Authenticated Messaging in YAAC

YAAC has the capability to verify if a message was actually sent by the station that claims to have sent it, while still complying with national laws requiring amateur radio traffic to be sent "in the clear" (unencrypted). Using standard timestamped HMAC (Hashed Message Authentication Code) algorithms, YAAC can append a cryptographic signature to an APRS message that can only be confirmed by other stations with which a common encryption key has been shared (presumably through some secure means, not over APRS). This can be used for any purpose where the recipient needs to confirm that the claimed transmitting station actually did send the message, such as telecommand, and that the message is not being replayed at a later time by some other station.

The first time YAAC needs to access security keys (either to view the key store, or the first time a message is received from or sent to a station with a key in common with the local station), YAAC will prompt for a password to confirm the user is the person who established the keys on the local installation of YAAC. If first creating the key store, the password entered will be used to secure the keystore for future access.

If the user accesses the keystore to see and edit what keys are available (from the View menu), a table of keys currently stored in the keystore will be displayed.

The key table will list the arbitrary name associated with each key, what type of key (secret symmetrical key or public/private asymmetrical key), and which other stations (callsign-SSID combinations) this key has been shared with. Buttons are provided to:

When the user sends a message to another station (using any of the mechanisms for doing so in the GUI), YAAC will check if the recipient station has been associated with local security keys. If so, YAAC will ask if the message should be signed, and (if more than one local key is associated with the remote station) which key should be used. Note that only symmetrical (secret) keys can be used for message signing; private/public key pairs create a signature too long to use in APRS messages. If you choose to sign the message, a signature will be generated using the current time (in 1-minute resolution, 32-bit binary high-byte-first minutes since the Unix time epoch of midnight, January 1st, 1970 UTC), the recipient's callsign-SSID (as a variable-length ASCII string, not AX.25 bit-shifted encoding), and the text body of the message, and appended to the sent message (before any acknowledgment sequence number), as the literal text "\S" followed by a base-85 encoding of the 16-byte MD5 hash (expanding to 20 non-blank ASCII characters). The 1-minute-resolution time protects against replay attacks by invalidating the signature should the message be received more than one minute after it was originally transmitted.

If the user receives a signed message from another station, and the other station is associated with locally-known secret keys, YAAC will attempt to validate the signature. If the signature is successfully validated (either against the current time or the previous minute's time), the message will be displayed in green text (rather than the usual black text) in message display windows. If the signature fails validation, the message will be displayed in magenta (purplish-red), so you know the message is not valid (corrupt or invalid format APRS messages are also displayed in magenta). The message data structure is marked internally with flags that can be tested programmatically by YAAC plugin extensions.

Note that this message authentication mechanism is based on research originally reported by Bryan Hoyer KG6GEU in a presentation to the NW Digital Radio group on 2013-Mar-31, available at http://microhams.blob.core.windows.net/content/2015/05/KG6GEU_Authentication.pdf.
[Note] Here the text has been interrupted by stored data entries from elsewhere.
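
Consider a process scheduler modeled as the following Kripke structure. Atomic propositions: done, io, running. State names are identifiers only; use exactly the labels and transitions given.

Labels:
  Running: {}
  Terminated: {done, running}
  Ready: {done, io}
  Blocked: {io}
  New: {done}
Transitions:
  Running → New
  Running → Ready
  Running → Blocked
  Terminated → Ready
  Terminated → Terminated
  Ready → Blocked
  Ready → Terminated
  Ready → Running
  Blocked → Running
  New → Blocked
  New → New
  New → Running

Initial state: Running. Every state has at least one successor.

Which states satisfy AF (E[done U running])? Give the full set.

{Terminated, Ready}

States satisfying E[done U running]: {Terminated, Ready}.
States satisfying AF (E[done U running]): {Terminated, Ready}.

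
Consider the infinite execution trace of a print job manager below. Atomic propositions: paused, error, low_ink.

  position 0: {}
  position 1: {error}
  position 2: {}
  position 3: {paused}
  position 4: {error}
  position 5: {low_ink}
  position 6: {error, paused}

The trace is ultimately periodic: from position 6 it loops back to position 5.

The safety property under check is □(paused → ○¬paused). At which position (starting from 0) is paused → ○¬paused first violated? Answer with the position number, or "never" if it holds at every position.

paused → ○¬paused holds at every position 0..6, and those are all the positions the trace ever visits, so the invariant □(paused → ○¬paused) is never violated.

never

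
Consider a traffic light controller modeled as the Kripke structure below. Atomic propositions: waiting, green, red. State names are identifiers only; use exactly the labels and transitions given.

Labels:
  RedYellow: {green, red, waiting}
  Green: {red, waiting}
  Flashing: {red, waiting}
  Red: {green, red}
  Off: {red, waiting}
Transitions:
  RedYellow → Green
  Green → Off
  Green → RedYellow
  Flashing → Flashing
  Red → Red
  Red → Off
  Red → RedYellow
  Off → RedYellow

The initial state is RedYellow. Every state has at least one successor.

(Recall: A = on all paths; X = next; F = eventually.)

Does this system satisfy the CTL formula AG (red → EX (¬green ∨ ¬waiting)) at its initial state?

States satisfying red → EX (¬green ∨ ¬waiting): {RedYellow, Green, Flashing, Red}.
States satisfying AG (red → EX (¬green ∨ ¬waiting)): {Flashing}.
Off is reachable from RedYellow and violates red → EX (¬green ∨ ¬waiting), so AG fails at RedYellow.
RedYellow ∉ Sat(AG (red → EX (¬green ∨ ¬waiting))).

Violated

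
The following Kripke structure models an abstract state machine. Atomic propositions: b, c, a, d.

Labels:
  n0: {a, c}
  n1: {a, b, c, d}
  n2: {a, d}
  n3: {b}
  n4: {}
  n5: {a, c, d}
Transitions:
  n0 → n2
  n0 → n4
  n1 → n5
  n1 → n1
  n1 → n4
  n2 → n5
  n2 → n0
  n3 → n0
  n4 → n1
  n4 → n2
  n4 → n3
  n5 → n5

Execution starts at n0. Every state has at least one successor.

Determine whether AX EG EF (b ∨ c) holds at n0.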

Note that authentication using this mechanism requires that both the sender and receiver stations have their system time synchronized within one minute of each other, so that the correct timestamp will be used to validate the signature. Since most APRS stations are either using a GPS receiver (which provides time with fractional second accuracy) or are connected to the Internet (and thereby have access to Network Time Protocol servers to keep their clock synchronized), maintaining clock accuracy should not be an issue. However, if you constantly receive signature failures, check your system time to ensure it is accurate, and validate that you can get a message to the other station (or vice versa) in under a minute.
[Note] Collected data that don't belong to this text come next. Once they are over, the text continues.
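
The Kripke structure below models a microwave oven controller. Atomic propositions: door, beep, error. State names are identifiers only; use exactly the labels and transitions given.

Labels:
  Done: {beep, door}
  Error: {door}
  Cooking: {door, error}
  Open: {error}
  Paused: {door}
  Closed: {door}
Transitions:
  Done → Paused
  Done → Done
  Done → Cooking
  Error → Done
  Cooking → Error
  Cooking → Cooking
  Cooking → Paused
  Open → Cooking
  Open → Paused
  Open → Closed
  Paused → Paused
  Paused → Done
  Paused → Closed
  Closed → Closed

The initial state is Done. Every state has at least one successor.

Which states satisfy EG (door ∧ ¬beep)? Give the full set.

States satisfying door ∧ ¬beep: {Error, Cooking, Paused, Closed}.
States satisfying EG (door ∧ ¬beep): {Cooking, Paused, Closed}.

{Cooking, Paused, Closed}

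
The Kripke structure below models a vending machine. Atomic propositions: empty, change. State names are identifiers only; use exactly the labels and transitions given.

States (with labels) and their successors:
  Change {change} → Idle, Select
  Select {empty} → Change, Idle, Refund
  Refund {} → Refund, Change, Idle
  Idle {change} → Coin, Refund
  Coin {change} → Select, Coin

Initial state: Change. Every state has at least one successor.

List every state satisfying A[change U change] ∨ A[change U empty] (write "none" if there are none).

States satisfying change: {Change, Idle, Coin}.
States satisfying A[change U change]: {Change, Idle, Coin}.
States satisfying empty: {Select}.
States satisfying A[change U empty]: {Select}.
States satisfying A[change U change] ∨ A[change U empty]: {Change, Select, Idle, Coin}.

{Change, Select, Idle, Coin}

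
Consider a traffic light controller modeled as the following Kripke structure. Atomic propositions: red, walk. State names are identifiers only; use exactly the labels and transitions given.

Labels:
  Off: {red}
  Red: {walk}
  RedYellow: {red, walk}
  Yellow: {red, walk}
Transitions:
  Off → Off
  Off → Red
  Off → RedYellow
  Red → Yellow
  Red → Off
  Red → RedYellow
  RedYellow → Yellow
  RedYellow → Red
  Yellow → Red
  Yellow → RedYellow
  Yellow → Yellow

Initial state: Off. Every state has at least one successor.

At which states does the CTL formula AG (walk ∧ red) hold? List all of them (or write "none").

States satisfying walk ∧ red: {RedYellow, Yellow}.
States satisfying AG (walk ∧ red): ∅.

none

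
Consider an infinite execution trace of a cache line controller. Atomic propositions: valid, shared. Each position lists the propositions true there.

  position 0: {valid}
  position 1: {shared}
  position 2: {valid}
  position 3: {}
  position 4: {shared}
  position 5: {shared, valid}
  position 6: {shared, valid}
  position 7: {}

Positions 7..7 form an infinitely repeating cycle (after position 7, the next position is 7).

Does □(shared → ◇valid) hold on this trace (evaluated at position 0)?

Holds

shared → ◇valid holds at every position 0..7, and those are all positions ever visited, so □(shared → ◇valid) holds.
Positions where shared holds: 1, 4, 5, 6.
Check ◇valid at each: 1→ok, 4→ok, 5→ok, 6→ok.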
Private/public key pairs can be used as an alternative to the insecure APRS-IS passcode to authenticate YAAC to the APRS-IS Tier 2 backbone, using the SSL-APRS-IS port type. Only key pairs used for the ARRL Logbook of the World and certified by the ARRL's Certificate Authority are acceptable.
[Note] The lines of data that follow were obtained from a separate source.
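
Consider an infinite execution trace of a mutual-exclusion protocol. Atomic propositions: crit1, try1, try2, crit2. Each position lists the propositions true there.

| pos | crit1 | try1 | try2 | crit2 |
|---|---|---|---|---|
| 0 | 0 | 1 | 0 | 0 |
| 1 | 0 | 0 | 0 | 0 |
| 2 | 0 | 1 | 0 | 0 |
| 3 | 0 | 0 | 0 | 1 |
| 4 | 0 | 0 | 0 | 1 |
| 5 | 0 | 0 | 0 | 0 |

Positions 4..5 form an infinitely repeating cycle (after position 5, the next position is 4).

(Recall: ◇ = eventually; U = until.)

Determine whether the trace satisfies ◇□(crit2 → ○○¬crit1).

Satisfied

□(crit2 → ○○¬crit1) holds at position 0, which is reachable from 0, so ◇□(crit2 → ○○¬crit1) holds.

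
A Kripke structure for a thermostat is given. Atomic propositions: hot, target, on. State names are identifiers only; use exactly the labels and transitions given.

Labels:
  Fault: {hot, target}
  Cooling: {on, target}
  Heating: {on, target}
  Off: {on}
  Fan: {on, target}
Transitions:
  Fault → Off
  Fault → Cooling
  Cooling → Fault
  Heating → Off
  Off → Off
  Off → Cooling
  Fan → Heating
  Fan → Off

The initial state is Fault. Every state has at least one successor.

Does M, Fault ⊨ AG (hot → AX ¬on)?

States satisfying hot → AX ¬on: {Cooling, Heating, Off, Fan}.
States satisfying AG (hot → AX ¬on): ∅.
Fault is reachable from Fault and violates hot → AX ¬on, so AG fails at Fault.
Fault ∉ Sat(AG (hot → AX ¬on)).

Does not hold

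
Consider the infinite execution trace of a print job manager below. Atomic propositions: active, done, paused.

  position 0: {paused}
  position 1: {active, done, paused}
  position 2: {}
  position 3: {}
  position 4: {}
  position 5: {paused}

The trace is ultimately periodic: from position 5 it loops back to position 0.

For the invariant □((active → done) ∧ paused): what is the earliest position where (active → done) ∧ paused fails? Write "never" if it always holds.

Check (active → done) ∧ paused at each position in order: 0 ✓, 1 ✓.
At position 2 the labels are {}, so (active → done) ∧ paused is false there. This is the first violation.

2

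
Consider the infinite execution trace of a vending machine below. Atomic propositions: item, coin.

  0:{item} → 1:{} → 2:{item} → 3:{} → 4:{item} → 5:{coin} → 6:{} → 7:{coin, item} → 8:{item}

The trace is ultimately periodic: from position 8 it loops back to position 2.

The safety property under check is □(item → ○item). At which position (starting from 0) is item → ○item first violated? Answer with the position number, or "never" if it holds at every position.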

To import a private/public key pair, follow the procedures documented for the ARRL's TQSL or trustedQsl programs (depending on your operating system) to register yourself with the ARRL's Logbook of the World (LotW). Then export your private/public key pair as a PKCS#12 keystore file, making sure you specify a password to protect the contents of the keystore:



Once you have the .p12 file, run YAAC, and use the View menu to Show Authentication Keys. Push the Import Key button. In the Import dialog that appears, enter a name to use to identify this particular key,then navigate to the PKCS#12 keystore file, select it, and click the Import Public Key button.

You will be asked for the password for the PKCS#12 keystore; enter the same password you used when exporting the key from TQSL.